Dawno już nie pisałem nic na blogu a to dlatego że są wakacje, o ile można je tak nazwać. Zimno, deszcz pada, przez 2 tygodnie nie było ciepłej wody! Musiałem jeździć do babci żeby się umyć. Teraz przez kolejny tydzień niema wody od 8 do ~15 bo coś robią pod blokiem. Koparka napierdziela. Sąsiad nawala wiertarka od rana, psy szczekają od rana i wyspać się nie można. W pracy na szczęście mało roboty i się obijam, zacząłem nawet znowu pogrywać w diablo co zajmuje trochę czasu. Z drugiej strony brakuje jednak czasu na inne rzeczy. Miałem ćwiczyć dalej c++ ale kompletnie mi się nie chce. Kasy tez nie dużo wiec nie zawsze jest na piwo czy fajki (jezu ale drogo albo szukać lepszej roboty albo rzucić). Jedyne co mnie cieszy to prawdopodobnie jutrzejszy wyjazd do Czech. Zrobię jakieś zapasy i może wpadnę do znajomych na imprezę. No i jeszcze wyjazd do Grecji ale to dopiero pod koniec sierpnia więc chyba się nie doczekam.
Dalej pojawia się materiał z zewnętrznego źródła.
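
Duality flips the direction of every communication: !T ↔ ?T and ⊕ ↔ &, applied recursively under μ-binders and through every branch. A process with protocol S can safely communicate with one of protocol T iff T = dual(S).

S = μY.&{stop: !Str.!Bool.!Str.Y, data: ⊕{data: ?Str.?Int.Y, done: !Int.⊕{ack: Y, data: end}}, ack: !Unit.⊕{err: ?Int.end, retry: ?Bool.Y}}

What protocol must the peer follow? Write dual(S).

μY.⊕{stop: ?Str.?Bool.?Str.Y, data: &{data: !Str.!Int.Y, done: ?Int.&{ack: Y, data: end}}, ack: ?Unit.&{err: !Int.end, retry: !Bool.Y}}

μY = μY  (rec unchanged)
  &{stop,data,ack} = ⊕{stop,data,ack}  (&→⊕)
    • stop:
      !Str = ?Str
        !Bool = ?Bool
          !Str = ?Str
            Y self-dual
    • data:
      ⊕{data,done} = &{data,done}  (internal→external)
        • data:
          ?Str = !Str
            ?Int = !Int
              Y self-dual
        • done:
          !Int = ?Int
            ⊕{ack,data} = &{ack,data}  (internal→external)
              • ack:
                Y self-dual
              • data:
                end self-dual
    • ack:
      !Unit = ?Unit
        ⊕{err,retry} = &{err,retry}  (internal→external)
          • err:
            ?Int = !Int
              end self-dual
          • retry:
            ?Bool = !Bool
              Y self-dual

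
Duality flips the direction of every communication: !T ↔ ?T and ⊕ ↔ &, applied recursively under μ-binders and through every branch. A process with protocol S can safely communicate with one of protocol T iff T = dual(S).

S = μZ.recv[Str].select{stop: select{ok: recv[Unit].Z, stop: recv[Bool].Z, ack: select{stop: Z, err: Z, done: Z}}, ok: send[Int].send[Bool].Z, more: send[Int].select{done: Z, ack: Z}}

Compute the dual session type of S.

μZ.send[Str].offer{stop: offer{ok: send[Unit].Z, stop: send[Bool].Z, ack: offer{stop: Z, err: Z, done: Z}}, ok: recv[Int].recv[Bool].Z, more: recv[Int].offer{done: Z, ack: Z}}

μZ = μZ  (μ self-dual)
  recv[Str] = send[Str]
    select{stop,ok,more} = offer{stop,ok,more}  (internal→external)
      [stop]
        select{ok,stop,ack} = offer{ok,stop,ack}  (internal→external)
          [ok]
            recv[Unit] = send[Unit]
              Z ↦ Z
          [stop]
            recv[Bool] = send[Bool]
              Z ↦ Z
          [ack]
            select{stop,err,done} = offer{stop,err,done}  (internal→external)
              [stop]
                Z ↦ Z
              [err]
                Z ↦ Z
              [done]
                Z ↦ Z
      [ok]
        send[Int] = recv[Int]
          send[Bool] = recv[Bool]
            Z ↦ Z
      [more]
        send[Int] = recv[Int]
          select{done,ack} = offer{done,ack}  (internal→external)
            [done]
              Z ↦ Z
            [ack]
              Z ↦ Z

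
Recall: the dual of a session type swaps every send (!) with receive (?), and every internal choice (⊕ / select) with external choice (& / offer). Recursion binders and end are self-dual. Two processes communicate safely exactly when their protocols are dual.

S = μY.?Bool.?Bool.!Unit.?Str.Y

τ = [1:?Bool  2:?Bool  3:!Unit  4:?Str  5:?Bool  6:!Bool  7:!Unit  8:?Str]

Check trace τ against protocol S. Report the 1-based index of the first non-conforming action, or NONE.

6

@1 ?Bool  ✓  now at ?Bool.!Unit.?Str.μY.…
@2 ?Bool  ✓  now at !Unit.?Str.μY.…
@3 !Unit  ✓  now at ?Str.μY.…
@4 ?Str  ✓  now at μY.…
@5 ?Bool  ✓  now at ?Bool.!Unit.?Str.μY.…
@6 got !Bool, protocol expects ?Bool  ✗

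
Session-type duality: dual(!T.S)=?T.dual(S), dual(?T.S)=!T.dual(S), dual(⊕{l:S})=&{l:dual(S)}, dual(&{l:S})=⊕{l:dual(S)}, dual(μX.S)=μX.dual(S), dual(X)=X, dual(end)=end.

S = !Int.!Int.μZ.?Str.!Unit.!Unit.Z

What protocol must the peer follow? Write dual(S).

!Int ↦ ?Int
  !Int ↦ ?Int
    μZ ↦ μZ  (μ self-dual)
      ?Str ↦ !Str
        !Unit ↦ ?Unit
          !Unit ↦ ?Unit
            Z self-dual

?Int.?Int.μZ.!Str.?Unit.?Unit.Z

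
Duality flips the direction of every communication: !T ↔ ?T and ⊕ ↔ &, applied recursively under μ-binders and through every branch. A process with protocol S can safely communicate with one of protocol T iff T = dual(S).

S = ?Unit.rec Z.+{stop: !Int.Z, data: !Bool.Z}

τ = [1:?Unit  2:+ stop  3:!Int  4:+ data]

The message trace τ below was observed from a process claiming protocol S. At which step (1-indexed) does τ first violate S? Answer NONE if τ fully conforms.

step 1: ?Unit  match  residual = rec Z.…
step 2: + stop  match  residual = !Int.rec Z.…
step 3: !Int  match  residual = rec Z.…
step 4: + data  match  residual = !Bool.rec Z.…
τ conforms to S (length 4)

NONE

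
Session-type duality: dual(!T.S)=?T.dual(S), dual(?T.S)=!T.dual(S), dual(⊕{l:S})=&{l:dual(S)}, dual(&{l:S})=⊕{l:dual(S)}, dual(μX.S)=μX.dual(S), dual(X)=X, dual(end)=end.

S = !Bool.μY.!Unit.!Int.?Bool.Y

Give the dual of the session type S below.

!Bool ↦ ?Bool
  μY ↦ μY  (binder kept)
    !Unit ↦ ?Unit
      !Int ↦ ?Int
        ?Bool ↦ !Bool
          dual(Y) = Y

?Bool.μY.?Unit.?Int.!Bool.Y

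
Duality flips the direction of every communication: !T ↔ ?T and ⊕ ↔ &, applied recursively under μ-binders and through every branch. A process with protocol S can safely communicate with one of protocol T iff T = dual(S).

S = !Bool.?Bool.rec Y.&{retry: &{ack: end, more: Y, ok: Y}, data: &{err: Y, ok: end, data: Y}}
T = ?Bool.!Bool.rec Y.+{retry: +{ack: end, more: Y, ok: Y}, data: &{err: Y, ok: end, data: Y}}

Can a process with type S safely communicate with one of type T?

NO

!Bool | ?Bool  ✓
  ?Bool | !Bool  ✓
    rec Y | rec Y  ✓ (rec unchanged)
      &{retry,data} | +{retry,data}  ✓ same labels
        • retry:
          &{ack,more,ok} | +{ack,more,ok}  ✓ same labels
            • ack:
              end | end  ✓
            • more:
              Y | Y  ✓
            • ok:
              Y | Y  ✓
        • data:
          &{err,ok,data} | &{err,ok,data}  ✗ choice polarity not flipped — not dual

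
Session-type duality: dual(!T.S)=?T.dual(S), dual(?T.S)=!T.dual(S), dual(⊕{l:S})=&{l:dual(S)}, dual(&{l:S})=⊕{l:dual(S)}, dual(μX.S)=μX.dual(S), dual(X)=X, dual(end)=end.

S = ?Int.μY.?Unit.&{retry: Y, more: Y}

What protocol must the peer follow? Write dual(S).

?Int → !Int
  μY → μY  (rec unchanged)
    ?Unit → !Unit
      &{retry,more} → ⊕{retry,more}  (external→internal)
        case retry:
          dual(Y) = Y
        case more:
          dual(Y) = Y

!Int.μY.!Unit.⊕{retry: Y, more: Y}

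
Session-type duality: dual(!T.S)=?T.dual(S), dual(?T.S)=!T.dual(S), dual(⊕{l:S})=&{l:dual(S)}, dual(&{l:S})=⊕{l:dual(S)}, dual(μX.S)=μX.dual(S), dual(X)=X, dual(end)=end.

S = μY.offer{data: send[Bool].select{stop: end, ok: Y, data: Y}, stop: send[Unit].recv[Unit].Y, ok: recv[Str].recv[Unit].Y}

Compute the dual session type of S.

μY = μY  (binder kept)
  offer{data,stop,ok} = select{data,stop,ok}  (&→⊕)
    case data:
      send[Bool] = recv[Bool]
        select{stop,ok,data} = offer{stop,ok,data}  (⊕→&)
          case stop:
            end self-dual
          case ok:
            Y self-dual
          case data:
            Y self-dual
    case stop:
      send[Unit] = recv[Unit]
        recv[Unit] = send[Unit]
          Y self-dual
    case ok:
      recv[Str] = send[Str]
        recv[Unit] = send[Unit]
          Y self-dual

μY.select{data: recv[Bool].offer{stop: end, ok: Y, data: Y}, stop: recv[Unit].send[Unit].Y, ok: send[Str].send[Unit].Y}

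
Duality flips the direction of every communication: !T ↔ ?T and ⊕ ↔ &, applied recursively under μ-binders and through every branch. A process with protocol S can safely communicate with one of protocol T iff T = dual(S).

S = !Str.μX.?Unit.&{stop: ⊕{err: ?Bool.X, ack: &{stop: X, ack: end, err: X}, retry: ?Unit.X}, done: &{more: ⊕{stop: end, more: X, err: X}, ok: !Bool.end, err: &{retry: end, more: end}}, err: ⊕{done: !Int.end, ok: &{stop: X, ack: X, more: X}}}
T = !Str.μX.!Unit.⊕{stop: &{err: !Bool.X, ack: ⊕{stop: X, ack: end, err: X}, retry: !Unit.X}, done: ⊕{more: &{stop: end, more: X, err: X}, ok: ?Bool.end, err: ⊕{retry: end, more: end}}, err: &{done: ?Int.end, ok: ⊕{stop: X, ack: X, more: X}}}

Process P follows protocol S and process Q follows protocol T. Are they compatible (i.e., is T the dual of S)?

NO

!Str | !Str  ✗ same direction on both sides — not dual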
Brakuje weny do wszystkiego, nawet ładnego pulpitu nie potrafię skleić.
Kiedy to się zmieni?
Tak to jest w małych miejscowościach – zawsze możesz myć się od święta. :p
Fajki – rzucić, bo można zbankrutować (podobno mają jeszcze podnieść cenę) – sam nie palę, bo szkoda pieniędzy i zdrowia 😉
Starzejesz sie 🙂
Co do fajek , to cudzesy lepiej smakuja :-))))
Też to zauważyłem, stary zgred się ze mnie robi 😉
Ale piątek był ciekawy, złociste czeskie piwo mniam ;]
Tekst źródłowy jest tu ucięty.